Unlike the present-day lizards, dinosaurs had a social behavior. And now the fossils of six young dinosaurs discovered together in a Chinese "nursery" reveal that these animals formed social groups much earlier than previously believed.
"The find sheds light on the life of the beaked dinosaur
Psittacosaurus and on the origins of social behavior in its descendants, including the horned Triceratops," said lead researcher Paul Barrett, a paleontologist at Britain's Natural History Museum.
"We don't know very much about the early behavior of dinosaurs in general. This discovery shows the early relatives were already social and living in groups."
The fossilized remains were discovered in the Yixian Formation (northeast China), an extremely rich place in fossils of primitive mammals, birds and feathered dinosaurs. Psittacosaurus is one of the most completely known dinosaurs. Over 10 species of this small herbivore lived in China, Mongolia, Siberia and Thailand 130 million to 100 million years ago, during the early Cretaceous. Its most known relatives are the elephant-sized Triceratops and other horned dinosaurs, famous for their horns and frills around the neck.
The biggest of the young dinosaurs, probably aged 1.5-3 at the time of their death, was about 50 cm (1.6 ft) long from the tip of the nose to its tail and about a kilogram (2.2 lbs) heavy. The adults were about 2 m (7 ft) long and 30 kg (70 lbs) heavy.
"The age range of the fossils suggested they came from different eggs, laid by different parents. The remains formed a nursery with babies from at least two different parents. The baby dinosaurs were probably killed in a volcanic mudflow, but the way the researchers discovered them, lying side by side, indicates they lived in a herd," Barrett said.
"These animals had left the nest and were already hanging out with each other.
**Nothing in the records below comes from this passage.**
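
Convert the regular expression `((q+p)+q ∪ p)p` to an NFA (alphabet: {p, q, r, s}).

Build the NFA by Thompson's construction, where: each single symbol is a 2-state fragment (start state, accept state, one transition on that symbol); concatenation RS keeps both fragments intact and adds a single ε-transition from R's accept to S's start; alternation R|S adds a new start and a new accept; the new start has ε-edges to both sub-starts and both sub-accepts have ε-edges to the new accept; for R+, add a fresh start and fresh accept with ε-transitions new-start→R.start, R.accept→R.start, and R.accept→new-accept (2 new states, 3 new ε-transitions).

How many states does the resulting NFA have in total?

Building bottom-up:
Each of the 5 symbol leaves contributes a 2-state fragment.
  q+ — 4 states
  q+p — 6 states
  (q+p)+ — 8 states
  (q+p)+q — 10 states
  (q+p)+q ∪ p — 14 states
  ((q+p)+q ∪ p)p — 16 states

16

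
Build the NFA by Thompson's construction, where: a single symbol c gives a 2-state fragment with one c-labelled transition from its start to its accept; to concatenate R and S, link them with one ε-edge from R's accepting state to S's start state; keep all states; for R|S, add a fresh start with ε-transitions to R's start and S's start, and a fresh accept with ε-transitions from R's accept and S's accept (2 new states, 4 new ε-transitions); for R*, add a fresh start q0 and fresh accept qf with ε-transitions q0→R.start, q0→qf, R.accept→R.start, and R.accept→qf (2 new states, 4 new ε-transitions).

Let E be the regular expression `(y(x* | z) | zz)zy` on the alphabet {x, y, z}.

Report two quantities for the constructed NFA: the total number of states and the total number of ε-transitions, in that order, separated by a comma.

Per subexpression:
Each of the 7 symbol leaves contributes 2 states and 0 ε-transitions.
  x* = 4 states, 4 ε-transitions
  x* | z = 8 states, 8 ε-transitions
  y(x* | z) = 10 states, 9 ε-transitions
  zz = 4 states, 1 ε-transition
  y(x* | z) | zz = 16 states, 14 ε-transitions
  (y(x* | z) | zz)zy = 20 states, 16 ε-transitions

20, 16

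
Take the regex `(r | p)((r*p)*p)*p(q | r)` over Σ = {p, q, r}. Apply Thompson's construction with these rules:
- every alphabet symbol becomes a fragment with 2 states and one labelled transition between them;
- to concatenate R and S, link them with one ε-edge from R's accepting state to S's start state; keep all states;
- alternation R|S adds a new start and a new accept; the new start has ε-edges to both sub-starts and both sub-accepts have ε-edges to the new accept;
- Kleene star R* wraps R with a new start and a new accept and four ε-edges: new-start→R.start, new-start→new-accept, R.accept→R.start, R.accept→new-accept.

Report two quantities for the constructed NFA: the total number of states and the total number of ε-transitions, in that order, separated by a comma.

26, 25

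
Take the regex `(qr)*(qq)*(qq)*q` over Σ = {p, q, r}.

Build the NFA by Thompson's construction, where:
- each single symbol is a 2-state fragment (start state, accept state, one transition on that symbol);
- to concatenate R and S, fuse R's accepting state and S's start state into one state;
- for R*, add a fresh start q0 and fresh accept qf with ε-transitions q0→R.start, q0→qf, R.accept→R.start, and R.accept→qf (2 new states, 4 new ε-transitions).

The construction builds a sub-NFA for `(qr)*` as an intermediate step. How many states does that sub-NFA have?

Fragment for `(qr)*`:
Each of the 2 symbol leaves contributes a 2-state fragment.
  qr → 3 states
  (qr)* → 5 states

5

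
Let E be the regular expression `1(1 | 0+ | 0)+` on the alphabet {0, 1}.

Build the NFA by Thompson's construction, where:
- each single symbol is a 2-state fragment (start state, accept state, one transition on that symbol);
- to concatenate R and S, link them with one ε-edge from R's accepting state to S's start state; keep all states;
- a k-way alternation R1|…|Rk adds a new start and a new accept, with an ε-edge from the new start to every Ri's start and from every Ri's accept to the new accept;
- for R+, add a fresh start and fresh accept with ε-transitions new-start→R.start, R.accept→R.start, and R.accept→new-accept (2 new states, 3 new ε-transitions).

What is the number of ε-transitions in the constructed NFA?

13

Recursing over subexpressions:
Each of the 4 symbol leaves contributes 0 ε-transitions.
  0+ : 3 ε-transitions
  1 | 0+ | 0 : 9 ε-transitions
  (1 | 0+ | 0)+ : 12 ε-transitions
  1(1 | 0+ | 0)+ : 13 ε-transitions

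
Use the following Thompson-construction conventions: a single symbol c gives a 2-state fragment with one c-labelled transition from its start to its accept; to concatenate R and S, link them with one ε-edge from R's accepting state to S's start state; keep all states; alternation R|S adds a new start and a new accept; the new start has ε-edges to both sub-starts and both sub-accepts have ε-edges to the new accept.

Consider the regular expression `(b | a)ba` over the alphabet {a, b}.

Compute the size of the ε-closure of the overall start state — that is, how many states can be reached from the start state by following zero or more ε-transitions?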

The remains also help answer a question that has long puzzled paleontologists about whether features such as horns and frills found in Triceratops preceded the development of social behavior. It used to be thought that social behavior only occurred when these animals had their horns and frills. Now we know that they are incidental to it and that the social behavior comes before them." he added.